Reliable, real-time health monitoring is crucial for ensuring crew safety and well-being, especially with limited in-vehicle medical resources and spaceflight induced health risks. However, while individual modalities for vital sign sensing have been well studied in controlled indoor settings, there is little research on a composite sensor system, and limited literature on RF sensing in a reflective module environment. In this Phase I proposal, we suggest potential for greater coverage and accuracy by leveraging the unique abilities existing remote sensing techniques, as well as the reflective nature of vehicle modules. AKELA proposes to develop a brassboard sensor system containing RGB and IR video cameras and passive bistatic radar (PBR) utilizing vehicle embedded WLAN; to develop vital sign data extraction and fusion algorithms; and to conduct laboratory experiments analyzing the feasibility and performance of vital sign monitoring by individual modalities and of the composite system in a module-like setting. For the PBR component, we will also investigate the potential benefits of vital sign Doppler velocity detection from receiving nonlinear harmonics emitted by devices in the environment in the presence of the WLAN, compared to receiving at the WLAN transmit frequency. With growing interest in continuous, unobtrusive day-to-day health monitoring, potential markets for this technology include standoff health, stress and fatigue monitoring for office employees, aerospace and military personnel, physicians, and patients.
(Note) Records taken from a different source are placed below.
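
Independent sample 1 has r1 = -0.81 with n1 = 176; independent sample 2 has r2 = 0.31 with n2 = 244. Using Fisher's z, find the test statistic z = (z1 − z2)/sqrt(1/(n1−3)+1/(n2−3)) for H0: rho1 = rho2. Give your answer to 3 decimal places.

-14.527

z1 = atanh(-0.81) = -1.127029,  z2 = atanh(0.31) = 0.320545
SE = √(1/(n1−3) + 1/(n2−3)) = √(1/173 + 1/241) = √(0.0057803 + 0.0041494) = √0.0099297 = 0.099648
z = (z1 − z2)/SE = (-1.127029 − 0.320545) / 0.099648 = -1.447574 / 0.099648 = -14.527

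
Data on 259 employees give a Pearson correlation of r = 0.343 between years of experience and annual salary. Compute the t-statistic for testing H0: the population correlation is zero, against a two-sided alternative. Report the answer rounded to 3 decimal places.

5.854

1 − r² = 1 − 0.117649 = 0.882351;  √(1−r²) = 0.939335
√(n−2) = √257 = 16.031220
t = r·√(n−2)/√(1−r²) = 0.343 · 16.031220 / 0.939335 = 5.854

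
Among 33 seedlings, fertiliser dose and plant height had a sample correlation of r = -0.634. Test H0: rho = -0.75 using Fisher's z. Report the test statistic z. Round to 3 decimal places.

Fisher z: atanh(-0.634) = -0.748076, atanh(-0.75) = -0.972955
z = (z_r − z_0)·√(n−3) = (-0.748076 − (-0.972955))·√30 = 0.224879 · 5.477226 = 1.232

1.232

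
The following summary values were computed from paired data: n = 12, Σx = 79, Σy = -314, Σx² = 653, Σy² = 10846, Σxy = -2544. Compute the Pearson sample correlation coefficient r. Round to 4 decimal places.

Numerator: nΣxy − (Σx)(Σy) = 12·(-2544) − (79)(-314) = -5722
Denominator: √[(nΣx²−(Σx)²)(nΣy²−(Σy)²)]
  nΣx²−(Σx)² = 12·653 − 6241 = 1595;  nΣy²−(Σy)² = 12·10846 − 98596 = 31556
  √(1595·31556) = √50331820 = 7094.4922
r = -5722 / 7094.4922 = -0.8065

-0.8065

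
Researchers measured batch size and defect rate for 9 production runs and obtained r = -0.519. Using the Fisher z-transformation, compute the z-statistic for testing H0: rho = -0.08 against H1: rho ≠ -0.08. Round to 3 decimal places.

-1.212

z_r = atanh(-0.519) = -0.574970,  z_0 = atanh(-0.08) = -0.080171
SE = 1/√(n−3) = 1/√6 = 0.408248
z = (z_r − z_0)/SE = (-0.574970 − (-0.080171)) / 0.408248 = -0.494799 / 0.408248 = -1.212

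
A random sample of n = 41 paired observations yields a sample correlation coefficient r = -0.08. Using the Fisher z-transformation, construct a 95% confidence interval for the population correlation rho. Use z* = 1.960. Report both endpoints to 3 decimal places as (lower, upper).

z_r = atanh(-0.08) = -0.080171;  SE = 1/√(n−3) = 1/√38 = 0.162221
z-limits: -0.080171 ± 1.960·0.162221 = -0.080171 ± 0.317953 = [-0.398124, 0.237782]
ρ-limits: (tanh -0.398124, tanh 0.237782) = (-0.378, 0.233)

(-0.378, 0.233)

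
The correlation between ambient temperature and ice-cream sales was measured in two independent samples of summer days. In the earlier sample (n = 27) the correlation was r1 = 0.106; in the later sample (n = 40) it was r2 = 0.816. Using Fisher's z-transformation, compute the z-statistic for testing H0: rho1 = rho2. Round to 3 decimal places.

-3.962

z1 = atanh(0.106) = 0.106400,  z2 = atanh(0.816) = 1.144728
SE = √(1/(n1−3) + 1/(n2−3)) = √(1/24 + 1/37) = √(0.0416667 + 0.0270270) = √0.0686937 = 0.262095
z = (z1 − z2)/SE = (0.106400 − 1.144728) / 0.262095 = -1.038328 / 0.262095 = -3.962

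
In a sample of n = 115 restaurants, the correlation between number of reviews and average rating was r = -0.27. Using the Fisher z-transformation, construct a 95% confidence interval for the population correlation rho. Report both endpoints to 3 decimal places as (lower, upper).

z_r = atanh(-0.27) = -0.276864;  SE = 1/√(n−3) = 1/√112 = 0.094491
z-limits: -0.276864 ± 1.960·0.094491 = -0.276864 ± 0.185202 = [-0.462066, -0.091662]
ρ-limits: (tanh -0.462066, tanh -0.091662) = (-0.432, -0.091)

(-0.432, -0.091)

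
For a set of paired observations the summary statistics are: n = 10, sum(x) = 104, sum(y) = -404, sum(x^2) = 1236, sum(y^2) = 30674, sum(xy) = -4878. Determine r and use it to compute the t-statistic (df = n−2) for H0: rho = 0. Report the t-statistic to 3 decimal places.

-1.443

Numerator: nΣxy − (Σx)(Σy) = 10·(-4878) − (104)(-404) = -6764
Denominator: √[(nΣx²−(Σx)²)(nΣy²−(Σy)²)]
  nΣx²−(Σx)² = 10·1236 − 10816 = 1544;  nΣy²−(Σy)² = 10·30674 − 163216 = 143524
  √(1544·143524) = √221601056 = 14886.2707
r = -6764 / 14886.2707 = -0.4544
t = r·√(n−2)/√(1−r²) = -0.4544·√8 / √(1−0.206479) = -1.285237 / 0.890798 = -1.443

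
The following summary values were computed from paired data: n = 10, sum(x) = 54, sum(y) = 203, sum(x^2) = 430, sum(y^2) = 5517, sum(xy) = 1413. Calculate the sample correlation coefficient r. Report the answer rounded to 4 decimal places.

0.7207

Numerator: nΣxy − (Σx)(Σy) = 10·1413 − (54)(203) = 3168
Denominator: √[(nΣx²−(Σx)²)(nΣy²−(Σy)²)]
  nΣx²−(Σx)² = 10·430 − 2916 = 1384;  nΣy²−(Σy)² = 10·5517 − 41209 = 13961
  √(1384·13961) = √19322024 = 4395.6824
r = 3168 / 4395.6824 = 0.7207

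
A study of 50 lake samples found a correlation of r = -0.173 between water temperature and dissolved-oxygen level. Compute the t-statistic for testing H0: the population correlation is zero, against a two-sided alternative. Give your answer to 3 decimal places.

t = r·√(n−2) / √(1−r²) with r = -0.173, n = 50
  = -0.173·√48 / √(1 − 0.029929)
  = -0.173·6.928203 / 0.984922
  = -1.198579 / 0.984922 = -1.217

-1.217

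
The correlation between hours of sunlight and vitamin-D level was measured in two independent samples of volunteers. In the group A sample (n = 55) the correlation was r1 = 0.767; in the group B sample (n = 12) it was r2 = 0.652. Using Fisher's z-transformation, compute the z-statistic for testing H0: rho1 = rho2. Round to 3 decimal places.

0.649

Fisher z-transforms: z1 = atanh(0.767) = 1.013000, z2 = atanh(0.652) = 0.778770; difference d = 0.234230
Var(d) = 1/52 + 1/9 = 0.0192308 + 0.1111111 = 0.1303419
z = d/√Var(d) = 0.234230 / √0.1303419 = 0.234230 / 0.361029 = 0.649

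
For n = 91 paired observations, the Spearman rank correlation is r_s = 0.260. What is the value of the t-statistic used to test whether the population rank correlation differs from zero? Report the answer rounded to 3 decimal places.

t = r_s·√(n−2) / √(1−r_s²) with r_s = 0.260, n = 91
  = 0.260·√89 / √(1 − 0.067600)
  = 0.260·9.433981 / 0.965609
  = 2.452835 / 0.965609 = 2.540

2.540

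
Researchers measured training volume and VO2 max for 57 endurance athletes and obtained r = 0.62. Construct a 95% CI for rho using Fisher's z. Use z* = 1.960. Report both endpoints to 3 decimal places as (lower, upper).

z_r = atanh(0.62) = 0.725005;  SE = 1/√(n−3) = 1/√54 = 0.136083
z-limits: 0.725005 ± 1.960·0.136083 = 0.725005 ± 0.266723 = [0.458282, 0.991728]
ρ-limits: (tanh 0.458282, tanh 0.991728) = (0.429, 0.758)

(0.429, 0.758)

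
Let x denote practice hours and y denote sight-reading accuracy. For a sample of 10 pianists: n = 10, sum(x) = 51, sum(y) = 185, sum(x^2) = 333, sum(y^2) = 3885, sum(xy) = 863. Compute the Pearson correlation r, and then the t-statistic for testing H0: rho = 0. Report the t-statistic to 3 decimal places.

S_xy = nΣxy − ΣxΣy = 10·863 − 51·185 = 8630 − 9435 = -805
S_xx = nΣx² − (Σx)² = 10·333 − 51² = 3330 − 2601 = 729
S_yy = nΣy² − (Σy)² = 10·3885 − 185² = 38850 − 34225 = 4625
r = S_xy / √(S_xx·S_yy) = -805 / √(729·4625) = -805 / √3371625 = -805 / 1836.1985 = -0.4384
t = r·√(n−2)/√(1−r²) = -0.4384·√8 / √(1−0.192195) = -1.239982 / 0.898780 = -1.380

-1.380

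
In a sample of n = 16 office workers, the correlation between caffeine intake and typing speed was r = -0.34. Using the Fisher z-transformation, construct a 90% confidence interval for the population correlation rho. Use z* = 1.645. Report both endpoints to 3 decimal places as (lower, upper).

(-0.670, 0.102)

z_r = atanh(-0.34) = -0.354093;  SE = 1/√(n−3) = 1/√13 = 0.277350
z-limits: -0.354093 ± 1.645·0.277350 = -0.354093 ± 0.456241 = [-0.810334, 0.102148]
ρ-limits: (tanh -0.810334, tanh 0.102148) = (-0.670, 0.102)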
The proposed remote sensing system aims to provide in-vehicle health monitoring for astronauts during training and missions. This system would also provide capabilities for health monitoring and human detection/tracking in similar environments (with reflective walls and, if necessary, harmonic emissions). If the system is not immediately applicable to more general environments, possible adaptation of the RF component to accommodate non-reflective enclosures would allow functionality in other NASA facilities, such as offices and laboratories.
With the growing interest in continuous, unobtrusive health monitoring, and the widespread use of WLANs, potential non-aerospace applications include standoff health, stress and fatigue monitoring for military personnel and other individuals in similarly reflective cabins. The system may also be extended to operate in typical drywall rooms, to monitor individuals in homes, offices, or hospitals.